Dan Jilek

No. 51
- Position: Linebacker

Personal information
- Born: December 3, 1953 Cedar Rapids, Iowa, U.S.
- Died: March 6, 2002 (aged 48) Ann Arbor, Michigan, U.S.
- Listed height: 6 ft 2 in (1.88 m)
- Listed weight: 220 lb (100 kg)

Career information
- High school: Stevenson
- College: Michigan
- NFL draft: 1976: 4th round, 109th overall pick

Career history
- Buffalo Bills (1976–1979);

Awards and highlights
- 2× First-team All-Big Ten (1974, 1975);

Career NFL statistics
- Sacks: 2
- Fumble recoveries: 5
- Interceptions: 2
- Stats at Pro Football Reference

= Dan Jilek =

American football player (1953–2002)

Daniel Douglas Jilek (December 3, 1953 - March 6, 2002) was an American football linebacker and defensive end. He played college football for the Michigan Wolverines (1973–1975) and professional football for the Buffalo Bills (1976–1979).

==Early life==
Jilek was born in Cedar Rapids, Iowa, in 1953. He attended Stevenson High School in Sterling Heights, Michigan, where he played football, baseball, and basketball. In football, he played at the halfback and linebacker positions and led the team in both touchdowns and tackles. Jilek was posthumously inducted into Adlai E. Stevenson High School's athletic hall of fame as part of the inaugural class in 2023.

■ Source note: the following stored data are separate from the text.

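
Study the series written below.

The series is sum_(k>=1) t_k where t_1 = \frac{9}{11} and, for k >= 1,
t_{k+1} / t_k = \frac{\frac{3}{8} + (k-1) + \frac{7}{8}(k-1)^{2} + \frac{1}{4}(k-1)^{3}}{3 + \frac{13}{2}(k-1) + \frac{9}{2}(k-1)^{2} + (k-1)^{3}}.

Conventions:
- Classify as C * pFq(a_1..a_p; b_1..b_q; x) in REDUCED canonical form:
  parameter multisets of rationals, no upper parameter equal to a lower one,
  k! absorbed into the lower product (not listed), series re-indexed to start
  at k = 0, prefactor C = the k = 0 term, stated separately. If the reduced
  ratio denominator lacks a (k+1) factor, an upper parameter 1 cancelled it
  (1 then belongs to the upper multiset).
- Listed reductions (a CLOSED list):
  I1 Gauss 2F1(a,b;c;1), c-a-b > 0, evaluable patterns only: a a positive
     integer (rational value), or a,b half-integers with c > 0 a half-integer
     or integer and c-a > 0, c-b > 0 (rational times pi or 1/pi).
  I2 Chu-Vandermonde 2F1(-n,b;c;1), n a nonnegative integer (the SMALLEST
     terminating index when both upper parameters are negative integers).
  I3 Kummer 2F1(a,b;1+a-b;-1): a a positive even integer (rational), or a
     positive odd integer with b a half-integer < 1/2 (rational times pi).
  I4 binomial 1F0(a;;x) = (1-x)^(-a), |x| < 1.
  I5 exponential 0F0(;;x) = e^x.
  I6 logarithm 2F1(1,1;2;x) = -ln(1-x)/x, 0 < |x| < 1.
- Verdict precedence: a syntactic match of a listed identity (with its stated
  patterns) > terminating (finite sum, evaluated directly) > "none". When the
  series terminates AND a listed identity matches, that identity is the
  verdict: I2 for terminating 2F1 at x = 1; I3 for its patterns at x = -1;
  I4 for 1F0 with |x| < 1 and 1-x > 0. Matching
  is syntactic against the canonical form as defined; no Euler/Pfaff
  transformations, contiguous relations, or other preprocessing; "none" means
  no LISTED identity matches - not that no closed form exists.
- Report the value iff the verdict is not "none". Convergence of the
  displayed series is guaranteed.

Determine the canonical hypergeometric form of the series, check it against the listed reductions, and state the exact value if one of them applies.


Reduced: x = \frac{1}{4}, 2F1, upper = {1, 1}, lower = {2}, C = \frac{9}{11}. Verdict at x = \frac{1}{4}: the logarithmic series (I6) matches (the logarithm: parameters (1,1;2), x = \frac{1}{4}). Value: \left(-\frac{36}{11}\right) \cdot \ln\left(\frac{3}{4}\right).

Key step: from the first term \frac{9}{11}: cancel k + 3/2 from the displayed ratio first; then prefactor 9/11.
Adjacent-term ratio: r(k) = \frac{1}{4} * (k+1) (k+1) / [(k+2) (k+1)] - poly over poly, x = \frac{1}{4} from leading terms; C = \frac{9}{11} at k = 0.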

==University of Michigan==
Jilek enrolled at the University of Michigan in 1972 and played college football at the defensive end position for Bo Schembechler's Michigan Wolverines football teams in 1973, 1974, and 1975. During Jilek's three seasons with the team, the Wolverines compiled a 28–3–3 record and gave up an average of only 8.0 points per game. As a senior, Jilek was selected as a first-team defensive end on the 1975 All-Big Ten Conference football team, and a first-team Academic All-American.

==Buffalo Bills==
Jilek was selected by the Buffalo Bills in the fourth round (109th overall pick) of the 1976 NFL draft. As a rookie in 1976, he started 14 games for the Bills, intercepted two passes, recovered three fumbles and was the Bills' rookie of the year. He played for the Bills as a linebacker from 1976 to 1979, appearing in 58 games, 29 of them as a starter.

==Later life==
After retiring from football, Jilek operated an insurance company. He died in 2002 at age 48 in Ann Arbor, Michigan.

A 5k fun run is held each fall to honor Dan Jilek's memory and to support his commitment to improve youth via athletics.